Google indexes 35 trillion web pages. (Compare the volume with LinkedIn’s. LinkedIn profiles are 0.001% of Google’s Index!)
However, mining Google is not straightforward because the web has different kinds of pages. We can search for terms in the page titles, URLs, or links to the page but usually not for values like job titles or companies. If you want a reminder, here is The Full List of Google Advanced Search Operators.
Compared to, say, ten years ago, Google’s search has changed dramatically, not only adding trillions of pages but learning to recognize user’s intent when they are searching. That is a definition of Semantic Search. Because of clever Google’s interpretation of search strings, we need to be Masters of Boolean – and know when to let Google control results as well.
From our experience training, we have consistently seen two kinds of attendees. Some have an open mind and try to “get it” and apply what they learn right away. We offer a month of support on all our offerings to stimulate that – and are celebrating with the students when they get to understanding and success. Others, especially self-identified “old school” recruiters, copy and keep search strings or use Boolean Builders, all of which have less than optimal templates, or write very long strings on Google. They do not try to understand why the results look like this or that on the screen.
However – everybody can learn, and many have! Boolean search is not Rocket Science. All you need is an open mind and a computer with a browser and wi-fi.
If you are Googling, do overcome these mistakes and unhelpful habits:
- There is no operator AND
- NOT needs to be written as the minus -, no space between the minus and keyword
- Parentheses are ignored. OR is always a priority (unlike it is on Bing or LinkedIn)
- Operators like site: must be lower-case, no space between the operator and keyword
- Do not trust or compare the numbers of results
- Put your terms in the order you expect to see them
- Do not try to “catch everything” with one search string. Strings are not “built”, they are run and immediately modified
- Do not be a perfectionist. Searches will have false positives and miss something. Your goal is not strings but results
- Overusing the operator OR leads to shrinking results – search simple
I cannot stress #9 enough. It is not a good idea to use ORs on Google. (I never do). I can give you numerous examples of how simple search works better than long ORs. It is time to change this habit.
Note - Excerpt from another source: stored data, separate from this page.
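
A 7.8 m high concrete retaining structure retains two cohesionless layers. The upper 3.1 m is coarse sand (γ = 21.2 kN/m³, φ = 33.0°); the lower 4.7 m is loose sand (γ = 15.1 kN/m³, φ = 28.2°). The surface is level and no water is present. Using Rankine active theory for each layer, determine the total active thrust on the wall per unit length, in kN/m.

200 kN/m

K_a1 = tan²(45°−33.0°/2) = 0.2948; K_a2 = tan²(45°−28.2°/2) = 0.3582.
Layer 1: σ at base = K_a1 γ₁ h₁ = 19.37 kPa; P₁ = ½×19.37×3.1 = 30.03.
Layer 2: σ_v at top = γ₁h₁ = 65.72; σ_h top = K_a2×65.72 = 23.54; σ_h base = K_a2×(65.72+15.1×4.7) = 48.96.
P₂ = ½(23.54+48.96)×4.7 = 170.4. Total P_a = 30.03+170.4 = 200.4 kN/m.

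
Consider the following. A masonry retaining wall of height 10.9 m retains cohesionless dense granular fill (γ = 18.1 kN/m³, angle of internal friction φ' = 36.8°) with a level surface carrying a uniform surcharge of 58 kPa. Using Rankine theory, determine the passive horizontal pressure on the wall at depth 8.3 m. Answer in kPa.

K_p = (1 + sin φ)/(1 − sin φ) = 3.988.
σ_v = γz + q = 18.1 × 8.3 + 58 = 208.2 kPa.
σ_h = K_p σ_v = 3.988 × 208.2 = 830.4 kPa.

830 kPa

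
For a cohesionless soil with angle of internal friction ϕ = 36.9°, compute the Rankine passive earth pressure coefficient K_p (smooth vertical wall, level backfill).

K_p = (1 + sin φ)/(1 − sin φ) = tan²(45° + 36.9°/2) = 4.005.

4.01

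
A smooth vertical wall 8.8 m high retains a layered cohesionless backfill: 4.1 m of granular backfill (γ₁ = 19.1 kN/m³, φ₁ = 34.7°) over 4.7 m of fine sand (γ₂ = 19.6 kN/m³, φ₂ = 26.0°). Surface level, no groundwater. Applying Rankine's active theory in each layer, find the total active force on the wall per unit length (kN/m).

K_a1 = tan²(45°−34.7°/2) = 0.2745; K_a2 = tan²(45°−26.0°/2) = 0.3905.
Layer 1: σ at base = K_a1 γ₁ h₁ = 21.49 kPa; P₁ = ½×21.49×4.1 = 44.06.
Layer 2: σ_v at top = γ₁h₁ = 78.31; σ_h top = K_a2×78.31 = 30.58; σ_h base = K_a2×(78.31+19.6×4.7) = 66.55.
P₂ = ½(30.58+66.55)×4.7 = 228.2. Total P_a = 44.06+228.2 = 272.3 kN/m.

272 kN/m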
Please join me at our fully refreshed webinar “Boolean Basics & Beyond” coming to your laptop at home on April 7, 2020. We will mostly cover Google but will talk about other sites as well. Seating is limited (due to our need to support everyone who signs up).
Wow! No wonder my iterative searches don’t swing the pendulum the way I’m expecting, because my methodologies are outdated. I’m interested in joining the webinar.
Hi Ryan, sounds good! Please sign up at https://sourcingcertification.com/booleanandbeyond/.
Hi Irina. Thanks so much for your post. Can you give the source of the “35 trillion pages” indexed by Google?
Google has always been very stingy with information on the subject. And I only find a few references evoking “estimates” and “studies”… but without ever citing the original source. Already in 2014, a certain JJ Rosen, founder of the company Atiba, affirmed it without giving sources (https://eu.tennessean.com/story/money/tech/2014/05/02/jj-rosen- popular-search-engines-skim-surface / 8636081 /). In 2016, Google explained that they evaluated the size of the Web at 130 trillion pages, without ever claiming that they indexed them (https://www.seroundtable.com/google-130-trillion-pages-22985.html). Today, the How Search Works site (https://www.google.com/search/howsearchworks/) no longer displays any numbers. On the other hand, I find this figure of 35 trillion in a communication from Moz claiming to work on 35 trillion URLs and not pages (https://moz.com/blog/link-count-metrics).
Google number of paged indexed by Google or something like that. (Read the article!)
Hi Irina. Be sure, I carefully read your article… and I do not see any reference indicating from where and from when this number of 35 trillion pages in Google Index comes out. Just curious to know.
The article says to Google simple things. 🙂
On it! https://twitter.com/henkvaness/status/1247106321297670144?s=20
hi – does the same apply to searches on Google Scholar (especially with regards to OR and parentheses)? thank you!
There is no need for parentheses in any Google special search, Scholar included. Yes, I would say don’t use ORs there either.